During the 2006 coup, I was really nervous, as images from my high school textbooks flashed into my mind. But my (Thai) girlfriend at the time calmed my nerves, saying “Don’t worry, this is just how we do things in Thailand.” She was right to an extent, although it’s not like everyone was holding hands and singing after that.
Here’s what happened today: I got a message from my wife saying “Did you hear the news?” I immediately checked Twitter and bam, coup. Then I continued working. The rest of the afternoon was filled with pockets of conversation throughout the office discussing certain points, keeping coworkers up to date, and pontificating this way or that. M’Lady and I had already booked tickets to see a movie so after work we headed to the theater to grab dinner first. Then we got word the curfew would start at 10pm and the trains would stop running at 8pm, all but ensuring a nightmare commute home. We decided to see the movie another time and call it a night. Now we’re at home watching movies.
Since the curfew has been in effect, things are eerily quiet. I went outside around 10:30 and took a picture of my street, which is usually jammed with cars and bikes and people eating dinner at this time of night. Tonight…nothing.

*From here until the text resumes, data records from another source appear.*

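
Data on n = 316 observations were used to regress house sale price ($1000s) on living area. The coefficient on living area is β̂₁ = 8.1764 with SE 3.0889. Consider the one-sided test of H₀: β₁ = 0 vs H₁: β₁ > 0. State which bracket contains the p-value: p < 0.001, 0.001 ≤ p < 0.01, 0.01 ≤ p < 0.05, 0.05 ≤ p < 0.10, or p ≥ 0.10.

t = 8.1764 / 3.0889 = 2.647.
df = n − 2 = 316 − 2 = 314.
One-sided p = P(T_{314} > t) ≈ 0.0043.
So 0.001 ≤ p < 0.01.

0.001 ≤ p < 0.01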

For most of the city, people have no choice but to grit their teeth, shake their head, and go about their lives. I sincerely hope the powers that be (and those that oppose them) manage to keep this process as boring as possible, ensuring that it doesn’t descend into the chaos and blood of coups past.
To end the post, I took another picture in my neighborhood of something that I’ve never seen before. When this happens, you know things are serious: a closed 7-11.